Su queste zone d’ombre ci si aspetta che faccia luce la nuova ricerca sulla provenienza dei dipinti della collezione condotta dallo storico Raphael Gross, i cui risultati sono attesi per l’estate e potranno essere integrati nella mostra, come dimostrano i cassetti lasciati vuoti dai curatori nella sala dedicata alla ricostruzione della storia del capolavoro di Manet La Sultana, altro caso controverso del dipinto appartenuto al famoso collezionista e industriale berlinese Max Silberberg (morto ad Auschwitz) che lo aveva venduto nel 1937.

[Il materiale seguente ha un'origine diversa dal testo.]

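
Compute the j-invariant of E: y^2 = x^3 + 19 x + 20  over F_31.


Delta = -16(4 a^3 + 27 b^2) mod 31 = 9
-1728 * (4 a)^3 = -1728 * (4*19)^3 mod 31 = 4
j = 4 * 9^(-1) mod 31 = 28

j = 28 (mod 31)


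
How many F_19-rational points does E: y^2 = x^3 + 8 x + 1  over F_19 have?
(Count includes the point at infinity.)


For each x in F_19, count y with y^2 = x^3 + 8 x + 1 mod 19:
  x = 0: RHS = 1, y in [1, 18]  -> 2 point(s)
  x = 2: RHS = 6, y in [5, 14]  -> 2 point(s)
  x = 7: RHS = 1, y in [1, 18]  -> 2 point(s)
  x = 8: RHS = 7, y in [8, 11]  -> 2 point(s)
  x = 9: RHS = 4, y in [2, 17]  -> 2 point(s)
  x = 10: RHS = 17, y in [6, 13]  -> 2 point(s)
  x = 12: RHS = 1, y in [1, 18]  -> 2 point(s)
  x = 14: RHS = 7, y in [8, 11]  -> 2 point(s)
  x = 15: RHS = 0, y in [0]  -> 1 point(s)
  x = 16: RHS = 7, y in [8, 11]  -> 2 point(s)
  x = 18: RHS = 11, y in [7, 12]  -> 2 point(s)
Affine points: 21. Add the point at infinity: total = 22.

#E(F_19) = 22


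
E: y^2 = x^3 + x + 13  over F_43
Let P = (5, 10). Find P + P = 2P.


Doubling: s = (3 x1^2 + a) / (2 y1)
s = (3*5^2 + 1) / (2*10) mod 43 = 21
x3 = s^2 - 2 x1 mod 43 = 21^2 - 2*5 = 1
y3 = s (x1 - x3) - y1 mod 43 = 21 * (5 - 1) - 10 = 31

2P = (1, 31)


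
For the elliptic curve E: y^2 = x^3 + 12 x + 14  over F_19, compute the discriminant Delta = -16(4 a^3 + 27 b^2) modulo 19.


4 a^3 + 27 b^2 = 4*12^3 + 27*14^2 = 6912 + 5292 = 12204
Delta = -16 * (12204) = -195264
Delta mod 19 = 18

Delta = 18 (mod 19)


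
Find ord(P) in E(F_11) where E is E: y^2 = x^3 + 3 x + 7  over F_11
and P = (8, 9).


Compute successive multiples of P until we hit O:
  1P = (8, 9)
  2P = (10, 6)
  3P = (9, 9)
  4P = (5, 2)
  5P = (1, 0)
  6P = (5, 9)
  7P = (9, 2)
  8P = (10, 5)
  ... (continuing to 10P)
  10P = O

ord(P) = 10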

Si esce da questa mostra quasi frastornati dal continuo intreccio di passato e presente, storia e arte, politica, voci e immagini, ma di certo non indifferenti. L’impressione è che anche questa volta domini la figura di Emil Bührle, «iscritto nel DNA del museo», come ama ripetere Demeester che promette: «La mostra resta il primo passo di un lungo processo che intende continuare il dibattito attorno alla collezione anche fuori dal museo». Osservando di nuovo il ritratto della giovane Irène Cahen d’Anvers di Renoir, capolavoro che apre il percorso, nello sguardo lievemente malinconico della bambina dal nastro blu, cogliamo ora un presagio di perdita e sofferenza.